ITEM 6. OWNERSHIP OF MORE THAN FIVE PERCENT ON BEHALF OF ANOTHER PERSON
If any other person is known to have the right to receive or the power to direct
the receipt of dividends from, or the proceeds from the sale of, such
securities, a statement to that effect should be included in response to this
item and, if such interest relates to more than five percent of the class, such
person should be identified. A listing of the shareholders of an investment
company registered under the Investment Company Act of 1940 or the beneficiaries
of employee benefit plan, pension fund or endowment fund is not required.
Not applicable.
<PAGE>
ITEM 7. IDENTIFICATION AND CLASSIFICATION OF THE SUBSIDIARY WHICH ACQUIRED
THE SECURITY BEING REPORTED ON BY THE PARENT HOLDING COMPANY
Not applicable.
ITEM 8. IDENTIFICATION AND CLASSIFICATION OF MEMBERS OF THE GROUP
If a group has filed this schedule, pursuant to 240.13d-1(b)(1)(ii)(J), so
indicate under Item 3(j) and attach an exhibit stating the identity and Item 3
classification of each member of the group.

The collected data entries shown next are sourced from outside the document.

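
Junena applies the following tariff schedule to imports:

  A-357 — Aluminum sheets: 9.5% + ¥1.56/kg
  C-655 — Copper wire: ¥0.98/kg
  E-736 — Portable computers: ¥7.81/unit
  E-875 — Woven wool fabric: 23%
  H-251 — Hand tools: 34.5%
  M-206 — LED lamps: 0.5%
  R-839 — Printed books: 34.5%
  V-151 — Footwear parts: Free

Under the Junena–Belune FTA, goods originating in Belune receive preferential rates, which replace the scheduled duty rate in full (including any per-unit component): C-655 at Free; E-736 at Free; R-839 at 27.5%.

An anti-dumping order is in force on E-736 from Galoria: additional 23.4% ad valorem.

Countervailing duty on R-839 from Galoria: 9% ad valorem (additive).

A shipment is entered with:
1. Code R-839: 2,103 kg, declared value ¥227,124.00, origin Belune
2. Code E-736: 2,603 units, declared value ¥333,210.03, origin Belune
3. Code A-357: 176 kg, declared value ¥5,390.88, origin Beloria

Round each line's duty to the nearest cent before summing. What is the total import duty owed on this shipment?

Line 1 (R-839, Belune, 2,103 kg, ¥227,124.00):
Base rate for R-839 is 34.5%.
Origin Belune qualifies under the Junena–Belune agreement and R-839 is covered: preferential rate 27.5% applies instead.
The additional-duty order on R-839 targets Galoria, not Belune; it does not apply.
Duty = ¥227,124.00 × 27.5% = ¥62,459.10.
Line 2 (E-736, Belune, 2,603 units, ¥333,210.03):
Base rate for E-736 is ¥7.81/unit.
Origin Belune qualifies under the Junena–Belune agreement and E-736 is covered: preferential rate Free applies instead.
The additional-duty order on E-736 targets Galoria, not Belune; it does not apply.
Duty = ¥333,210.03 × 0% = ¥0.00.
Line 3 (A-357, Beloria, 176 kg, ¥5,390.88):
Base rate for A-357 is 9.5% + ¥1.56/kg.
Duty = ¥5,390.88 × 9.5% + 176 × ¥1.56 = ¥786.69.
Total = ¥62,459.10 + ¥0.00 + ¥786.69 = ¥63,245.79.

¥63,245.79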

If a group has filed this schedule
pursuant to 240.13d-1(c) or 240.13d-1(d), attach an exhibit stating the
identity of each member of the group.
Not applicable.
ITEM 9. NOTICE OF DISSOLUTION OF GROUP
Not Applicable.
ITEM 10. CERTIFICATION
By signing below I certify that, to the best of my knowledge and belief, the
securities referred to above were not acquired and are not held for the purpose
of or with the effect of changing or influencing the control of the issuer of
the securities and were not acquired and are not held in connection with or as a
participant in any transaction having that purpose or effect.
SIGNATURE
After reasonable inquiry and to the best of my knowledge and belief, I certify
that the information set forth in this statement is true, complete and correct.
Dated: September 8, 2000
Signature
/s/ Shawn Lundt
Shawn Lundt/Director
The original statement shall be signed by each person on whose behalf the
statement is filed or his authorized representative. If the statement is signed
on behalf of a person by his authorized representative other than an executive
officer or general partner of this filing person, evidence of the
representative's authority to sign on behalf of such person shall be filed with
the statement, provided, however, that a power of attorney for this purpose
which is already on file with the Commission may be incorporated by reference.
The name and any title of each person who signs the statement shall be typed or
printed beneath his signature.
ATTENTION: INTENTIONAL MISSTATEMENTS OR OMISSIONS OF FACT CONSTITUTE FEDERAL
CRIMINAL VIOLATIONS (SEE 18 U.S.C. 1001).